Welche Symptome können auftreten?

Die Anzeichen einer non-infektiösen Dysbiose sind oft subtiler als bei einer akuten Infektion. Vielleicht kennst du das Gefühl, dass sich „untenrum“ einfach etwas nicht richtig anfühlt. Typische Symptome sind:

  • Vaginale Trockenheit, Juckreiz oder ein brennendes Gefühl.
  • Leichte Rötungen oder Reizungen im Intimbereich.
  • Schmerzen oder Unbehagen beim Geschlechtsverkehr (Dyspareunie).
  • Veränderungen im Ausfluss, der vielleicht wässriger oder zähflüssiger ist, aber meist ohne den typisch fischigen Geruch einer bakteriellen Vaginose.
  • Ein wiederkehrendes Gefühl der Anfälligkeit für Pilzinfektionen oder Blasenentzündungen.

Wie wird die Diagnose gestellt und was kannst du tun?

Wenn du solche Beschwerden hast, ist ein Besuch in deiner gynäkologischen Praxis der richtige Schritt.
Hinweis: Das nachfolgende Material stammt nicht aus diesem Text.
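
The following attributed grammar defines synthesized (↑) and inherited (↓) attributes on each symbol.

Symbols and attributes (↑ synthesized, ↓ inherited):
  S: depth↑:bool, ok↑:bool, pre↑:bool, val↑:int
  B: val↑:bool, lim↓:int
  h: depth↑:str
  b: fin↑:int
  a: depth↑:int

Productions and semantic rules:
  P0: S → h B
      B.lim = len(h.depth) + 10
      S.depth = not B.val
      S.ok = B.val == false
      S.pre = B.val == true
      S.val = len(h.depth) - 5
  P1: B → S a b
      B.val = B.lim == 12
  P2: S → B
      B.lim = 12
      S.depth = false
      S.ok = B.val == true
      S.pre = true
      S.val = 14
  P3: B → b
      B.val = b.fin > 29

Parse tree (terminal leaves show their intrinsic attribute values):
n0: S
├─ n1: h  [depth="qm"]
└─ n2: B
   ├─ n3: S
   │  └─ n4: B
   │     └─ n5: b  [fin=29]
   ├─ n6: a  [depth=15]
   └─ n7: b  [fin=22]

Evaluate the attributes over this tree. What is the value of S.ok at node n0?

false

1. n1.depth = "qm"  [terminal]
2. n2.lim = 12  [len(h.depth) + 10]
3. n4.lim = 12  [12]
4. n5.fin = 29  [terminal]
5. n4.val = false  [b.fin > 29]
6. n3.depth = false  [false]
7. n3.ok = false  [B.val == true]
8. n3.pre = true  [true]
9. n3.val = 14  [14]
10. n6.depth = 15  [terminal]
11. n7.fin = 22  [terminal]
12. n2.val = true  [B.lim == 12]
13. n0.depth = false  [not B.val]
14. n0.ok = false  [B.val == false]
15. n0.pre = true  [B.val == true]
16. n0.val = -3  [len(h.depth) - 5]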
Dort wird ein Abstrich von der Scheidenwand entnommen und unter dem Mikroskop untersucht (Nativpräparat). So kann die Zusammensetzung deiner Scheidenflora beurteilt werden. Wichtig ist, eine behandlungsbedürftige Infektion auszuschließen.
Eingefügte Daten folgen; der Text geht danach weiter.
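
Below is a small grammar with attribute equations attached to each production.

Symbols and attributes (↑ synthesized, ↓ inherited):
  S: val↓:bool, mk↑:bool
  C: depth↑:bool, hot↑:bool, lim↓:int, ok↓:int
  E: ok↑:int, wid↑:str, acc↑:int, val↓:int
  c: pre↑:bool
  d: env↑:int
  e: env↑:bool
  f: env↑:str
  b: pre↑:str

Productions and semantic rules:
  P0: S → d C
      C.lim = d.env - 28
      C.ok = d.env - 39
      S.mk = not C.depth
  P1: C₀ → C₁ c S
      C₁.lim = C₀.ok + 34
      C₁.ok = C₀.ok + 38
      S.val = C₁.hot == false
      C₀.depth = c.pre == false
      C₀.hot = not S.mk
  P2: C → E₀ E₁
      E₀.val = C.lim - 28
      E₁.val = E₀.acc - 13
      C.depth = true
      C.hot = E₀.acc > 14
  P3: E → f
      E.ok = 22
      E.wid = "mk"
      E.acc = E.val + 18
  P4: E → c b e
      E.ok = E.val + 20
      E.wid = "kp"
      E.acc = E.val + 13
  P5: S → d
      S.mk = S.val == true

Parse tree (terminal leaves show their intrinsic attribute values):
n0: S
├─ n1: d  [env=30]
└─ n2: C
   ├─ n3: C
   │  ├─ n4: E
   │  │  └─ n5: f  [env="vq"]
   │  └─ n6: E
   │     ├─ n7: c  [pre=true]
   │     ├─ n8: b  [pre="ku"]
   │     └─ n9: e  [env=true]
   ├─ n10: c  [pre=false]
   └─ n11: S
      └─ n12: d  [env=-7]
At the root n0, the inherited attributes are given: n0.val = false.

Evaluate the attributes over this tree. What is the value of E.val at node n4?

-3

1. n0.val = false  [given at root]
2. n1.env = 30  [terminal]
3. n2.lim = 2  [d.env - 28]
4. n2.ok = -9  [d.env - 39]
5. n3.lim = 25  [C₀.ok + 34]
6. n3.ok = 29  [C₀.ok + 38]
7. n4.val = -3  [C.lim - 28]
8. n5.env = "vq"  [terminal]
9. n4.ok = 22  [22]
10. n4.wid = "mk"  ["mk"]
11. n4.acc = 15  [E.val + 18]
12. n6.val = 2  [E₀.acc - 13]
13. n7.pre = true  [terminal]
14. n8.pre = "ku"  [terminal]
15. n9.env = true  [terminal]
16. n6.ok = 22  [E.val + 20]
17. n6.wid = "kp"  ["kp"]
18. n6.acc = 15  [E.val + 13]
19. n3.depth = true  [true]
20. n3.hot = true  [E₀.acc > 14]
21. n10.pre = false  [terminal]
22. n11.val = false  [C₁.hot == false]
23. n12.env = -7  [terminal]
24. n11.mk = false  [S.val == true]
25. n2.depth = true  [c.pre == false]
26. n2.hot = true  [not S.mk]
27. n0.mk = false  [not C.depth]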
Die Behandlung zielt darauf ab, deinem vaginalen Garten zu helfen, sich zu regenerieren. Im Vordergrund steht die Stärkung der Laktobazillen, zum Beispiel durch die lokale Anwendung von Milchsäure-Präparaten oder speziellen probiotischen Zäpfchen. Gleichzeitig ist es wichtig, die möglichen Auslöser zu identifizieren und zu meiden. Eine sanfte Intimhygiene nur mit Wasser, Stressreduktion und eine ausgewogene Ernährung können einen großen Unterschied machen. Du bist damit nicht allein, und es gibt gute Wege, dein Wohlbefinden wiederherzustellen.

Quellenangaben

  • Mendling, W. (2016). Vaginal Microbiota. In: J. Schaller (eds) Microbiota in Health and Disease. Advances in Experimental Medicine and Biology, vol 902. Springer, Cham.
  • Amabebe, E., & Anumba, D. O. C. (2018). The Vaginal Microenvironment: The Physiologic Role of Lactobacilli. Frontiers in medicine, 5, 181.
  • Leitlinienprogramm der Deutschen Gesellschaft für Gynäkologie und Geburtshilfe (DGGG). AWMF-Registernummer 015/028: Bakterielle Vaginose in Gynäkologie und Geburtshilfe.